The old teachers I had were very: "You can't learn the way I teach? Well, then there's something wrong with you!" I had teachers like that all the way up 'till high school. It took me until middle school to remind myself that I'm not stupid and I just learn a different way.
My twin brother, Spencer, did all the right things. He was really technically skilled and learned really fast and all his teachers made sure to hammer it into me and my parents that "Spencer is smart, Shelby is 'gifted'". None of that is my brother's fault, but I was angry that I was always compared to him. I was never Shelby, I was "Spencer's 'gifted' twin sister".
Fast forward to now, where Spencer is at Purdue for Computer Engineering and I'm here for Animation, I'm very much myself and only myself. I learned that people can't judge me for my lack of computer knowledge, nor can Spencer be judged because he can't draw.
Anyway, my point is that I don't ever, EVER, want any child to feel bad because they don't absolutely excel in school. I don't want them to be defined by "smart" and "gifted", but by who they are as an individual.
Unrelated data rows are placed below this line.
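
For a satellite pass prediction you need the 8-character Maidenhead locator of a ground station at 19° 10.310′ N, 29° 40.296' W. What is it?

HK59de91

Offset from 180°W / 90°S: lon 150.32840°, lat 109.17183°.
Field: lon ⌊150.32840/20⌋ = 7 → H; lat ⌊109.17183/10⌋ = 10 → K.
Square: lon ⌊10.32840/2⌋ = 5; lat ⌊9.17183/1⌋ = 9.
Subsquare: lon ⌊0.32840/0.0833333⌋ = 3 → d; lat ⌊0.17183/0.0416667⌋ = 4 → e.
Extended square: lon ⌊0.07840/0.00833333⌋ = 9; lat ⌊0.00517/0.00416667⌋ = 1.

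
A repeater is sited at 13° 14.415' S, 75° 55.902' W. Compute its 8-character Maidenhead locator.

FH26as82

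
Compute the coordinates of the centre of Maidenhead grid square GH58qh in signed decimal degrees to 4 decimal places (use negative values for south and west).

Field G=6, H=7: +6·20° lon, +7·10° lat → SW at lon -60°, lat -20°.
Square 5, 8: +5·2° lon, +8·1° lat → SW at lon -50°, lat -12°.
Subsquare q=16, h=7: +16·0.0833333° lon, +7·0.0416667° lat → SW at lon -48.6667°, lat -11.7083°.
Cell spans 0.0833333° lon × 0.0416667° lat. Centre is SW corner plus half of each.
latitude -11.6875, longitude -48.6250.

-11.6875, -48.6250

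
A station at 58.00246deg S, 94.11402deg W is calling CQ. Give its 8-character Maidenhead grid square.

ED21wx69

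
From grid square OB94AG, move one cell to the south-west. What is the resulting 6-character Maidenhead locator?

Longitude subsquare a = 0; −1 → -1, wraps to 23 = x, carry into square.
Longitude square 9; −1 → 8.
Latitude subsquare g = 6; −1 → 5 = f.

OB84xf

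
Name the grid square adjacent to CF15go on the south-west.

CF15fn

Longitude subsquare g = 6; −1 → 5 = f.
Latitude subsquare o = 14; −1 → 13 = n.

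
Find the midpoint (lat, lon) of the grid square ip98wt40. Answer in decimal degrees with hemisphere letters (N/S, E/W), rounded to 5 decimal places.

68.79375° N, 0.12917° W

Field I=8, P=15: +8·20° lon, +15·10° lat → SW at lon -20°, lat 60°.
Square 9, 8: +9·2° lon, +8·1° lat → SW at lon -2°, lat 68°.
Subsquare w=22, t=19: +22·0.0833333° lon, +19·0.0416667° lat → SW at lon -0.166667°, lat 68.7917°.
Extended square 4, 0: +4·0.00833333° lon, +0·0.00416667° lat → SW at lon -0.133333°, lat 68.7917°.
Cell spans 0.00833333° lon × 0.00416667° lat. Centre is SW corner plus half of each.
latitude 68.79375° N, longitude 0.12917° W.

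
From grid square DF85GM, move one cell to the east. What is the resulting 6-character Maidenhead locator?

Longitude subsquare g = 6; +1 → 7 = h.
The latitude characters are unchanged.

DF85hm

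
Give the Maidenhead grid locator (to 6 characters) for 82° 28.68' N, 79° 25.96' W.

FR02gl

Offset from 180°W / 90°S: lon 100.5673°, lat 172.4780°.
Field: lon ⌊100.5673/20⌋ = 5 → F; lat ⌊172.4780/10⌋ = 17 → R.
Square: lon ⌊0.5673/2⌋ = 0; lat ⌊2.4780/1⌋ = 2.
Subsquare: lon ⌊0.5673/0.0833333⌋ = 6 → g; lat ⌊0.4780/0.0416667⌋ = 11 → l.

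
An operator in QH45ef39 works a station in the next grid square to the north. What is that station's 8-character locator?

Latitude extended square 9; +1 → 10, wraps to 0, carry into subsquare.
Latitude subsquare f = 5; +1 → 6 = g.
The longitude characters are unchanged.

QH45eg30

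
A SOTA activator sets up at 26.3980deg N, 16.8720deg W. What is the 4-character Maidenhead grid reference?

IL16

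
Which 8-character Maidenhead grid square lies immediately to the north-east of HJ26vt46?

HJ26vt57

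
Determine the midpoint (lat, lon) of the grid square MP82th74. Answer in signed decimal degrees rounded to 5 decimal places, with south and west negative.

Field M=12, P=15: +12·20° lon, +15·10° lat → SW at lon 60°, lat 60°.
Square 8, 2: +8·2° lon, +2·1° lat → SW at lon 76°, lat 62°.
Subsquare t=19, h=7: +19·0.0833333° lon, +7·0.0416667° lat → SW at lon 77.5833°, lat 62.2917°.
Extended square 7, 4: +7·0.00833333° lon, +4·0.00416667° lat → SW at lon 77.6417°, lat 62.3083°.
Cell spans 0.00833333° lon × 0.00416667° lat. Centre is SW corner plus half of each.
latitude 62.31042, longitude 77.64583.

62.31042, 77.64583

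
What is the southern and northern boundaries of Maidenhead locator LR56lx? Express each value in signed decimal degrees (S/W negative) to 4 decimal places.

86.9583, 87.0000

Field L=11, R=17: +11·20° lon, +17·10° lat → SW at lon 40°, lat 80°.
Square 5, 6: +5·2° lon, +6·1° lat → SW at lon 50°, lat 86°.
Subsquare l=11, x=23: +11·0.0833333° lon, +23·0.0416667° lat → SW at lon 50.9167°, lat 86.9583°.
Cell spans 0.0833333° lon × 0.0416667° lat.
south 86.9583, north 87.0000.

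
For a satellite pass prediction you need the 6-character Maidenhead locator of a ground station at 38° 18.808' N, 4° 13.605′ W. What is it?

IM78vh

Shift to the Maidenhead origin (180°W, 90°S): lon 175.7732, lat 128.3135.
Field: 175.7732/20 → 8 → I, 128.3135/10 → 12 → M; chars IM.
Square: 15.7732/2 → 7, 8.3135/1 → 8; chars 78.
Subsquare: 1.7732/0.0833333 → 21 → v, 0.3135/0.0416667 → 7 → h; chars vh.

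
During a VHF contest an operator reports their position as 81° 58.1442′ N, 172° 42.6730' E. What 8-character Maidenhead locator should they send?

Shift to the Maidenhead origin (180°W, 90°S): lon 352.71122, lat 171.96907.
Field: lon ⌊352.71122/20⌋ = 17 → R; lat ⌊171.96907/10⌋ = 17 → R.
Square: lon ⌊12.71122/2⌋ = 6; lat ⌊1.96907/1⌋ = 1.
Subsquare: lon ⌊0.71122/0.0833333⌋ = 8 → i; lat ⌊0.96907/0.0416667⌋ = 23 → x.
Extended square: lon ⌊0.04455/0.00833333⌋ = 5; lat ⌊0.01074/0.00416667⌋ = 2.

RR61ix52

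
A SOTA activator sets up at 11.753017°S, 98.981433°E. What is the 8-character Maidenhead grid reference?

NH98lf79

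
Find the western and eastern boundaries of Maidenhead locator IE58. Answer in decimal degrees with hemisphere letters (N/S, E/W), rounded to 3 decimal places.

Field I=8, E=4: +8·20° lon, +4·10° lat → SW at lon -20°, lat -50°.
Square 5, 8: +5·2° lon, +8·1° lat → SW at lon -10°, lat -42°.
Cell spans 2° lon × 1° lat.
west 10.000° W, east 8.000° W.

10.000° W, 8.000° W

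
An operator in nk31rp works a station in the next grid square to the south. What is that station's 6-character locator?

Latitude subsquare p = 15; −1 → 14 = o.
The longitude characters are unchanged.

NK31ro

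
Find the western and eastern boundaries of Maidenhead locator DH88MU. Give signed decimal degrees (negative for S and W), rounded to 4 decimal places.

Field D=3, H=7: +3·20° lon, +7·10° lat → SW at lon -120°, lat -20°.
Square 8, 8: +8·2° lon, +8·1° lat → SW at lon -104°, lat -12°.
Subsquare m=12, u=20: +12·0.0833333° lon, +20·0.0416667° lat → SW at lon -103°, lat -11.1667°.
Cell spans 0.0833333° lon × 0.0416667° lat.
west -103.0000, east -102.9167.

-103.0000, -102.9167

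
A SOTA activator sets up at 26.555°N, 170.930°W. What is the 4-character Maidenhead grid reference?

Shift to the Maidenhead origin (180°W, 90°S): lon 9.07, lat 116.56.
Field: lon ⌊9.07/20⌋ = 0 → A; lat ⌊116.56/10⌋ = 11 → L.
Square: lon ⌊9.07/2⌋ = 4; lat ⌊6.56/1⌋ = 6.

AL46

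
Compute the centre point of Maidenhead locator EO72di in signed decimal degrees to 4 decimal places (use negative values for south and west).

Field E=4, O=14: +4·20° lon, +14·10° lat → SW at lon -100°, lat 50°.
Square 7, 2: +7·2° lon, +2·1° lat → SW at lon -86°, lat 52°.
Subsquare d=3, i=8: +3·0.0833333° lon, +8·0.0416667° lat → SW at lon -85.75°, lat 52.3333°.
Cell spans 0.0833333° lon × 0.0416667° lat. Centre is SW corner plus half of each.
latitude 52.3542, longitude -85.7083.

52.3542, -85.7083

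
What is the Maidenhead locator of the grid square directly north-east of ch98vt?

CH98wu

Longitude subsquare v = 21; +1 → 22 = w.
Latitude subsquare t = 19; +1 → 20 = u.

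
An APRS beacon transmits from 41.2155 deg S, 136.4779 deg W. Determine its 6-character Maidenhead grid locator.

CE18ss

Offset from 180°W / 90°S: lon 43.5221°, lat 48.7845°.
Field: 43.5221/20 → 2 → C, 48.7845/10 → 4 → E; chars CE.
Square: 3.5221/2 → 1, 8.7845/1 → 8; chars 18.
Subsquare: 1.5221/0.0833333 → 18 → s, 0.7845/0.0416667 → 18 → s; chars ss.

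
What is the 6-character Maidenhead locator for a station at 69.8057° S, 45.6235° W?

Shift to the Maidenhead origin (180°W, 90°S): lon 134.3765, lat 20.1943.
Field (20°×10°, letters A–R): 134.3765/20 → 6 → G, 20.1943/10 → 2 → C; chars GC.
Square (2°×1°, digits 0–9): 14.3765/2 → 7, 0.1943/1 → 0; chars 70.
Subsquare (5′×2.5′, letters a–x): 0.3765/0.0833333 → 4 → e, 0.1943/0.0416667 → 4 → e; chars ee.

GC70ee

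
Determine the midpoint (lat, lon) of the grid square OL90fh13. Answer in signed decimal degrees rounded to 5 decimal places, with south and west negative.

Field O=14, L=11: +14·20° lon, +11·10° lat → SW at lon 100°, lat 20°.
Square 9, 0: +9·2° lon, +0·1° lat → SW at lon 118°, lat 20°.
Subsquare f=5, h=7: +5·0.0833333° lon, +7·0.0416667° lat → SW at lon 118.417°, lat 20.2917°.
Extended square 1, 3: +1·0.00833333° lon, +3·0.00416667° lat → SW at lon 118.425°, lat 20.3042°.
Cell spans 0.00833333° lon × 0.00416667° lat. Centre is SW corner plus half of each.
latitude 20.30625, longitude 118.42917.

20.30625, 118.42917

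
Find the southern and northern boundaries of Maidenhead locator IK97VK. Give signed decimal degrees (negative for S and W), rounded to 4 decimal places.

17.4167, 17.4583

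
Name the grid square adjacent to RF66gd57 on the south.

Latitude extended square 7; −1 → 6.
The longitude characters are unchanged.

RF66gd56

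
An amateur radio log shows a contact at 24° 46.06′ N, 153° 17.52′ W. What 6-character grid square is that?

BL34is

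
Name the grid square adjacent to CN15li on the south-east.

CN15mh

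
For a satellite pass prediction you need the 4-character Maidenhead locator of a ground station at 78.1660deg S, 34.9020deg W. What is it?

HB21

Add 180° to longitude and 90° to latitude: 145.10, 11.83.
Field (20°×10°, letters A–R): lon ⌊145.10/20⌋ = 7 → H; lat ⌊11.83/10⌋ = 1 → B.
Square (2°×1°, digits 0–9): lon ⌊5.10/2⌋ = 2; lat ⌊1.83/1⌋ = 1.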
I don't want them to be what I was, I want them to be them an no one else.
When I assistant taught at my town's primary school, I wanted to indirectly let all of them know that.
So, the video we saw stuck me hard. Since my experiences, I learned how to take my anger towards my past teachers and turn it into love an compassion for the kids that are at risk of getting hurt like I was. I know what it's like to be alienated from your peers because you didn't understand your teacher and what it's like to be constantly put down by authority because you didn't get their instructions the first time. We attribute so much worth to the mold of "smart" we've built that we fail to see how it hurts people.